There's Always a Relevant xkcd
It is known that there's always a relevant XKCD comic regardless of the
situation. We prove this with our website! Users simply enter a sentence or
two and the page shows the relevant XKCD comic.
Dan Zhang and
Megan Ruthven created this website
to exemplify this phenomenon. Relevant XKCD pulls information from the title and
content each image to compare against your request.
Try it out by typing in a description of a comic you are looking for and wait
for it to appear before your very eyes! We suggest writing longer sentences
gives our algorithm more data to work with.
These images are from the original
xkcd online comic. We do not claim these
images as our own work, but we do claim they are awesome!
The idea for this website was conceived by Dan Zhang
with the goal of winning the HackTX hackathon. With Dan working on the back-end and
Megan Ruthven working on the front-end, they came close to
their goal, placing 2nd overall
out of a playing field of 64 submitted projects
and 500 total participants.
To make this project work, we scraped the excellent site explainxkcd.com,
which contains not only a transcript but also a detailed explanation for every XKCD comic ever created.
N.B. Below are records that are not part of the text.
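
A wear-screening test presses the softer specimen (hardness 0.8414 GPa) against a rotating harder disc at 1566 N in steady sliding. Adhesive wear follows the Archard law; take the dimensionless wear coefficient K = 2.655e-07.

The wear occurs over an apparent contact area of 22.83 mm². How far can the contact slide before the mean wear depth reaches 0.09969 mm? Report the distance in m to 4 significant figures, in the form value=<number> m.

The intermediates are shown rounded. The algebra runs at exact precision — rounded once at the end, at 4 significant digits.
Hardness H = 0.8414 GPa = 8.414e+08 Pa.
Contact area A = 22.83 mm² = 2.283e-05 m².
Depth limit h_lim = 0.09969 mm = 9.969e-05 m.
As SI base values: W = 1566 N, H = 8.414e+08 Pa, K = 2.655e-07.
Permissible volume V_lim = h_lim·A = 9.969e-05 · 2.283e-05 = 2.276e-09 m³.
Life L = V_lim·H/(K·W) = 2.276e-09 · 8.414e+08 / (2.655e-07 · 1566) = 4606 m.

value=4606 m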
Using this
information, we form two vectors for every comic, in which the dimension of the vector represents the number of times a
word occurs in the explanation or transcript. To account for common words such as "the", we normalize the value of the
dimension by the total number of word appearances across all comics. For example, if "the" occurs 20,000 times, then we
divide that dimension by 20,000. Similarity between a provided query and a comic is given by the dot product between the
query vector and transcript+explanation comic vectors. For more details, you can view our final presentation
After the competition was over, we learned that our algorithm was fairly similar to a well-established algorithm in
information retrieval known as tf-idf. We have since updated
our algorithm to implement tf-idf properly with cosine similarity.
Also, we have now introduced a dynamic learning aspect, in which users can give feedback regarding the accuracy of the
returned comic. This technique uses a Naive Bayes classifier
to choose between the top two returned results. We hope to continue to extend the project in the future and introduce more
advanced machine learning techniques to further refine our results!